Oleh: Ria Nurvika Ginting, S.H.,M.H.
(Dosen FH-UMA)
Linimasanews.id—Akhir September 2024 lalu, PBB mengeluarkan resolusi di mana mengultimatum Israel untuk keluar dari wilayah Palestina dalam waktu 12 bulan (setahun). Ultimatum ini mendapatkan suara mayoritas dalam penyeruan penghentian pendudukan Israel terhadap Palestina. Sebanyak 124 negara menyetujui resolusi (ultimatum) tersebut dan 14 negara menolak serta 43 negara abstain. Ultimatum ini menuntut Israel untuk mengakhiri keberadaannya yang melanggar hukum di wilayah Palestina dan meminta Israel memberikan ganti rugi atas kerusakan yang diakibatkan oleh pendudukan tersebut (tempo.co, 22/9/2024).

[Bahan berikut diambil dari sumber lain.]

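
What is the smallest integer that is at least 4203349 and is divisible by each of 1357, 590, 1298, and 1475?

4478100

The integer must be a common multiple of 1357, 590, 1298, and 1475, so a multiple of their LCM.
1357 = 23 × 59
590 = 2 × 5 × 59
1298 = 2 × 11 × 59
1475 = 5^2 × 59
LCM(1357, 590, 1298, 1475) = 2 × 5^2 × 11 × 23 × 59 = 746350.
Smallest multiple of 746350 that is ≥ 4203349: ⌈4203349/746350⌉ × 746350 = 6 × 746350 = 4478100.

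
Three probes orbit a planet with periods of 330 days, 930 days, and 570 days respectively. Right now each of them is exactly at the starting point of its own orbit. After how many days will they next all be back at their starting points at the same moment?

194370 days

They coincide at every common multiple of the periods; the first is the LCM.
330 = 2 × 3 × 5 × 11
930 = 2 × 3 × 5 × 31
570 = 2 × 3 × 5 × 19
LCM(330, 930, 570) = 2 × 3 × 5 × 11 × 19 × 31 = 194370.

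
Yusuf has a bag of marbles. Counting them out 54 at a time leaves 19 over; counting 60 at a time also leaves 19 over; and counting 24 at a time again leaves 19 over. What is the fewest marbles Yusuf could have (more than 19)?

N − 19 must be a common multiple of 54, 60, and 24.
54 = 2 × 3^3
60 = 2^2 × 3 × 5
24 = 2^3 × 3
LCM(54, 60, 24) = 2^3 × 3^3 × 5 = 1080.
Smallest N > 19 is LCM + 19 = 1080 + 19 = 1099.

1099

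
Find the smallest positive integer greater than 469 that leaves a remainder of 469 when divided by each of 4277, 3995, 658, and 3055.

727559

N − 469 must be a common multiple of 4277, 3995, 658, and 3055.
4277 = 7 × 13 × 47
3995 = 5 × 17 × 47
658 = 2 × 7 × 47
3055 = 5 × 13 × 47
LCM(4277, 3995, 658, 3055) = 2 × 5 × 7 × 13 × 17 × 47 = 727090.
Smallest N > 469 is LCM + 469 = 727090 + 469 = 727559.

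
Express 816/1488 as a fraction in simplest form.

816 = 2^4 × 3 × 17
1488 = 2^4 × 3 × 31
gcd(816, 1488) = 2^4 × 3 = 48.
Divide numerator and denominator by 48: 816/1488 = 17/31.

17/31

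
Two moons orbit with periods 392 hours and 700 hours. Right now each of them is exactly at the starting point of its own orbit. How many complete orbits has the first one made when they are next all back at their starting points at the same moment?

The first common completion time is the LCM of the periods.
392 = 2^3 × 7^2
700 = 2^2 × 5^2 × 7
LCM(392, 700) = 2^3 × 5^2 × 7^2 = 9800.
Orbits for period 392: 9800 / 392 = 25.

25 orbits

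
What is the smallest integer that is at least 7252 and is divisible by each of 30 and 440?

7920

The integer must be a common multiple of 30 and 440, so a multiple of their LCM.
30 = 2 × 3 × 5
440 = 2^3 × 5 × 11
LCM(30, 440) = 2^3 × 3 × 5 × 11 = 1320.
Smallest multiple of 1320 that is ≥ 7252: ⌈7252/1320⌉ × 1320 = 6 × 1320 = 7920.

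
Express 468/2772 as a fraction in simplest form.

468 = 2^2 × 3^2 × 13
2772 = 2^2 × 3^2 × 7 × 11
gcd(468, 2772) = 2^2 × 3^2 = 36.
Divide numerator and denominator by 36: 468/2772 = 13/77.

13/77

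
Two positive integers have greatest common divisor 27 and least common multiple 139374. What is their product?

3763098

For any two positive integers, gcd × lcm = product = 27 × 139374 = 3763098.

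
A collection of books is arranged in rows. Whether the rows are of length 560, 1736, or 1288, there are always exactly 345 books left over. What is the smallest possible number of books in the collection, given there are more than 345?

N − 345 must be a common multiple of 560, 1736, and 1288.
560 = 2^4 × 5 × 7
1736 = 2^3 × 7 × 31
1288 = 2^3 × 7 × 23
LCM(560, 1736, 1288) = 2^4 × 5 × 7 × 23 × 31 = 399280.
Smallest N > 345 is LCM + 345 = 399280 + 345 = 399625.

399625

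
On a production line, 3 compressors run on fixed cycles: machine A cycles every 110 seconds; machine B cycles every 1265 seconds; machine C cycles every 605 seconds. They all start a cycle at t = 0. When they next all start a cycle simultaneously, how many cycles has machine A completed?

The first common completion time is the LCM of the periods.
110 = 2 × 5 × 11
1265 = 5 × 11 × 23
605 = 5 × 11^2
LCM(110, 1265, 605) = 2 × 5 × 11^2 × 23 = 27830.
Cycles for period 110: 27830 / 110 = 253.

253 cycles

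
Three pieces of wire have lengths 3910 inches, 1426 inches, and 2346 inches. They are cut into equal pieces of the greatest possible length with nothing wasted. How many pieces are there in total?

167

Piece length = gcd(3910, 1426, 2346).
3910 = 2 × 5 × 17 × 23
1426 = 2 × 23 × 31
2346 = 2 × 3 × 17 × 23
gcd(3910, 1426, 2346) = 2 × 23 = 46.
Total pieces = 3910/46 + 1426/46 + 2346/46 = 85 + 31 + 51 = 167.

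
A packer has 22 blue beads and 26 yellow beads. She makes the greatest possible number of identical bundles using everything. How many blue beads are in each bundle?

Number of bundles = gcd(22, 26).
22 = 2 × 11
26 = 2 × 13
gcd(22, 26) = 2.
blue beads per bundle = 22 / 2 = 11.

11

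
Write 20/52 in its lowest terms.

20 = 2^2 × 5
52 = 2^2 × 13
gcd(20, 52) = 2^2 = 4.
Divide numerator and denominator by 4: 20/52 = 5/13.

5/13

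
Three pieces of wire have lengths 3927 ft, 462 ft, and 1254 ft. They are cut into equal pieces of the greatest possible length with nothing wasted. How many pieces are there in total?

171

Piece length = gcd(3927, 462, 1254).
3927 = 3 × 7 × 11 × 17
462 = 2 × 3 × 7 × 11
1254 = 2 × 3 × 11 × 19
gcd(3927, 462, 1254) = 3 × 11 = 33.
Total pieces = 3927/33 + 462/33 + 1254/33 = 119 + 14 + 38 = 171.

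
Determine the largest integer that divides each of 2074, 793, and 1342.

2074 = 2 × 17 × 61
793 = 13 × 61
1342 = 2 × 11 × 61
gcd(2074, 793, 1342) = 61.

61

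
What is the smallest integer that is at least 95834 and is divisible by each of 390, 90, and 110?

102960

The integer must be a common multiple of 390, 90, and 110, so a multiple of their LCM.
390 = 2 × 3 × 5 × 13
90 = 2 × 3^2 × 5
110 = 2 × 5 × 11
LCM(390, 90, 110) = 2 × 3^2 × 5 × 11 × 13 = 12870.
Smallest multiple of 12870 that is ≥ 95834: ⌈95834/12870⌉ × 12870 = 8 × 12870 = 102960.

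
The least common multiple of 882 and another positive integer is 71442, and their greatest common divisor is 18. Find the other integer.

1458

gcd × lcm = product of the two integers, so the other integer is (18 × 71442) / 882 = 1458.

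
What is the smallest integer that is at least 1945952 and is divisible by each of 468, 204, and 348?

2076516

The integer must be a common multiple of 468, 204, and 348, so a multiple of their LCM.
468 = 2^2 × 3^2 × 13
204 = 2^2 × 3 × 17
348 = 2^2 × 3 × 29
LCM(468, 204, 348) = 2^2 × 3^2 × 13 × 17 × 29 = 230724.
Smallest multiple of 230724 that is ≥ 1945952: ⌈1945952/230724⌉ × 230724 = 9 × 230724 = 2076516.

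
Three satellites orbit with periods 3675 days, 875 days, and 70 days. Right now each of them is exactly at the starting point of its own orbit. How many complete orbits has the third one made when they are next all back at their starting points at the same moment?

They are all back at their starting positions together after one LCM of the periods.
3675 = 3 × 5^2 × 7^2
875 = 5^3 × 7
70 = 2 × 5 × 7
LCM(3675, 875, 70) = 2 × 3 × 5^3 × 7^2 = 36750.
Orbits for period 70: 36750 / 70 = 525.

525 orbits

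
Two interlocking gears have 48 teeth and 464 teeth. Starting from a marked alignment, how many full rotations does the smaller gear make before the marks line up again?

29 rotations

All finish a whole number of cycles simultaneously at t = LCM of the periods.
48 = 2^4 × 3
464 = 2^4 × 29
LCM(48, 464) = 2^4 × 3 × 29 = 1392.
Rotations for period 48: 1392 / 48 = 29.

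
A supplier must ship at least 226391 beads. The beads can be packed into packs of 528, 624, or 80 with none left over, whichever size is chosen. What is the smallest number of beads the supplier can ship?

The number of beads must be a common multiple of 528, 624, and 80, so a multiple of their LCM.
528 = 2^4 × 3 × 11
624 = 2^4 × 3 × 13
80 = 2^4 × 5
LCM(528, 624, 80) = 2^4 × 3 × 5 × 11 × 13 = 34320.
Smallest multiple of 34320 that is ≥ 226391: ⌈226391/34320⌉ × 34320 = 7 × 34320 = 240240.

240240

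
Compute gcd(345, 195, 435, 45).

15

345 = 3 × 5 × 23
195 = 3 × 5 × 13
435 = 3 × 5 × 29
45 = 3^2 × 5
gcd(345, 195, 435, 45) = 3 × 5 = 15.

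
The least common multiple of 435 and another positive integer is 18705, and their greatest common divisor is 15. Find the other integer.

gcd × lcm = product of the two integers, so the other integer is (15 × 18705) / 435 = 645.

645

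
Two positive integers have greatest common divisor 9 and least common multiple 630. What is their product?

5670

For any two positive integers, gcd × lcm = product = 9 × 630 = 5670.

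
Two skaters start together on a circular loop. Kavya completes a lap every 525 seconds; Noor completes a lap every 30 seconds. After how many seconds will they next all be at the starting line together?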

Mahkamah Internasional PBB (ICJ) menyatakan kehadiran Israel di wilayah Palestina melanggar hukum Internasional dan harus diakhiri. Namun, jika kita telusuri fakta sejarah menunjukkan bahwa awal keberadaan Israel di Palestina juga dengan adanya resolusi yang dikeluarkan PBB Nomor 181 tahun 1947 yang mana PBB membagi wilayah Palestina menjadi dua negara, satu untuk orang Arab Palestina dan satu untuk bangsa Yahudi. Pembagian ini mendapatkan penolakan dari Arab Palestina yang akhirnya memicu perang antara keduanya untuk pertama kali pada tahun 1948 yang dimenangkan Zionis Yahudi hingga mengakibatkan pembentukan negara Israel dan pengungsian rakyat Palestina.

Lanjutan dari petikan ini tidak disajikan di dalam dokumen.